As illustrated in FIGS. 10 and 11, fan shroud 260 preferably includes a plurality of plugs 290. Each plug 290 is used to cover one of the plurality of openings 288, thereby limiting the entry of foreign objects into fan shroud 260. Preferably, plugs 290 are fastened into place on fan shroud 260 which the assistance of snaps 292. The operation of snaps 292 is similar to the discussion of the operation of the other snaps disclosed herein.

The various embodiments described herein describe fan shroud 60 as having snaps 66 or the equivalent. This configuration is advantageous because of the ease of forming snap features into an injection molded part versus the components to which shroud 60 is attached. However, it is also anticipated that shroud 60 could be formed with openings while mating components such as bracket 62 could be formed with mating snaps.

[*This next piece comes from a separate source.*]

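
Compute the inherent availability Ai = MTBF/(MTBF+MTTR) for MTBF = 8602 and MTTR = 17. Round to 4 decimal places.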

While specific embodiments of the invention have been described in detail, it will be appreciated by those skilled in the art that various modifications and alternatives to those details could be developed in light of the overall teachings of the disclosure. Accordingly, the particular arrangements of the shroud, bracket, end cap, pump, etc. disclosed are meant to be illustrative only and not limiting as to the scope of the invention which is to be given the full breadth of the appended claims and any equivalents thereof.